Re: cotton flock as thickening agent
My local fiberglass guy was showing me cotton flock as an alternative to cabosil as a thickening agent. Much less nasty dust to deal with. Anyone have experience using it in boats?
It seems to me the job would dictate the type of filler you select.
Fumed silica (Cabosil) is a non-crystalline silica, the material that comprises sand, only the processing leaves it bumpy and lumpy rather than crystal like smooth sided for greater surface area and hold with the resin.
Mix resin with cabosil and it not only thickens, but it hardens. So if your gap fill or gusset needs a hard/strong resin mix I'd think this or something similar would be the choice.
The other strengthening filler is chopped or milled fibers, usually glass.
Between the two you could compare them to adding aggregate stone or rebar to concrete as strengthening agents.

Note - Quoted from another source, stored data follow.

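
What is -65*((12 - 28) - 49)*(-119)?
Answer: -502775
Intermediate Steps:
-65*((12 - 28) - 49)*(-119) = -65*(-16 - 49)*(-119) = -65*(-65)*(-119) = 4225*(-119) = -502775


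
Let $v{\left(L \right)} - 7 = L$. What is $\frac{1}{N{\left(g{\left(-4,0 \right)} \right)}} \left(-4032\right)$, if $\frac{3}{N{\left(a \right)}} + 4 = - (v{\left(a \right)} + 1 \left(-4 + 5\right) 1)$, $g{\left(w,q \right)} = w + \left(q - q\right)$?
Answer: $10752$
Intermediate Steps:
$v{\left(L \right)} = 7 + L$
$g{\left(w,q \right)} = w$ ($g{\left(w,q \right)} = w + 0 = w$)
$N{\left(a \right)} = \frac{3}{-12 - a}$ ($N{\left(a \right)} = \frac{3}{-4 - \left(\left(7 + a\right) + 1 \left(-4 + 5\right) 1\right)} = \frac{3}{-4 - \left(\left(7 + a\right) + 1 \cdot 1 \cdot 1\right)} = \frac{3}{-4 - \left(\left(7 + a\right) + 1 \cdot 1\right)} = \frac{3}{-4 - \left(\left(7 + a\right) + 1\right)} = \frac{3}{-4 - \left(8 + a\right)} = \frac{3}{-12 - a}$)
$\frac{1}{N{\left(g{\left(-4,0 \right)} \right)}} \left(-4032\right) = \frac{1}{\left(-3\right) \frac{1}{12 - 4}} \left(-4032\right) = \frac{1}{\left(-3\right) \frac{1}{8}} \left(-4032\right) = \frac{1}{- \frac{3}{8}} \left(-4032\right) = \left(- \frac{8}{3}\right) \left(-4032\right) = 10752$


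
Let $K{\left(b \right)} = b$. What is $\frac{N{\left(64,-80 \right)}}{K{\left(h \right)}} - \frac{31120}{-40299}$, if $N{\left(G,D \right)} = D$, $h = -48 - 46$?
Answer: $\frac{3074600}{1894053} \approx 1.6233$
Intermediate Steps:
$h = -94$
$\frac{N{\left(64,-80 \right)}}{K{\left(h \right)}} - \frac{31120}{-40299} = - \frac{80}{-94} - \frac{31120}{-40299} = \left(-80\right) \left(- \frac{1}{94}\right) - - \frac{31120}{40299} = \frac{40}{47} + \frac{31120}{40299} = \frac{3074600}{1894053}$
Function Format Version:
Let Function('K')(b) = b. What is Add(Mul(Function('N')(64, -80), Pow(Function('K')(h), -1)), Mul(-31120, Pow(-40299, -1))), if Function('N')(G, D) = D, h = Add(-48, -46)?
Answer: Rational(3074600, 1894053) ≈ 1.6233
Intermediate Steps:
h = -94
Add(Mul(Function('N')(64, -80), Pow(Function('K')(h), -1)), Mul(-31120, Pow(-40299, -1))) = Add(Mul(-80, Pow(-94, -1)), Mul(-31120, Pow(-40299, -1))) = Add(Mul(-80, Rational(-1, 94)), Mul(-31120, Rational(-1, 40299))) = Add(Rational(40, 47), Rational(31120, 40299)) = Rational(3074600, 1894053)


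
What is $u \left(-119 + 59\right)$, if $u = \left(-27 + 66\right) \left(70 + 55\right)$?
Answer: $-292500$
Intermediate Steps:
$u = 4875$ ($u = 39 \cdot 125 = 4875$)
$u \left(-119 + 59\right) = 4875 \left(-119 + 59\right) = 4875 \left(-60\right) = -292500$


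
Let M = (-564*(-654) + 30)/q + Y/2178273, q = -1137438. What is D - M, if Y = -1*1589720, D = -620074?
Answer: -28450445089433097/45882416381 ≈ -6.2007e+5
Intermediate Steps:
Y = -1589720
M = -48365599097/45882416381 (M = (-564*(-654) + 30)/(-1137438) - 1589720/2178273 = (368856 + 30)*(-1/1137438) - 1589720*1/2178273 = 368886*(-1/1137438) - 1589720/2178273 = -61481/189573 - 1589720/2178273 = -48365599097/45882416381 ≈ -1.0541)
D - M = -620074 - 1*(-48365599097/45882416381) = -620074 + 48365599097/45882416381 = -28450445089433097/45882416381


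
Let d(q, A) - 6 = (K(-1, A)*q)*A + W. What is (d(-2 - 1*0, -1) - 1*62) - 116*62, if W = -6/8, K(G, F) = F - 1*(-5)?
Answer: -28963/4 ≈ -7240.8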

The other type fillers bulk up the resin so it's not runny, but their other effect is to modify hardness. These include talc, plastic or glass micro-bubbles, wood flour, wheat flour, and I guess cotton flocking.
Resin fluffed up by these fillers would fill gaps and be easier to sand, but though strong by their own accord would not be the same sort of hard strong the first batch of fillers would be.
If you are fairing or wood crack filling, cotton flocking might work ok, but if you are setting a new transom it could be a little wimpy.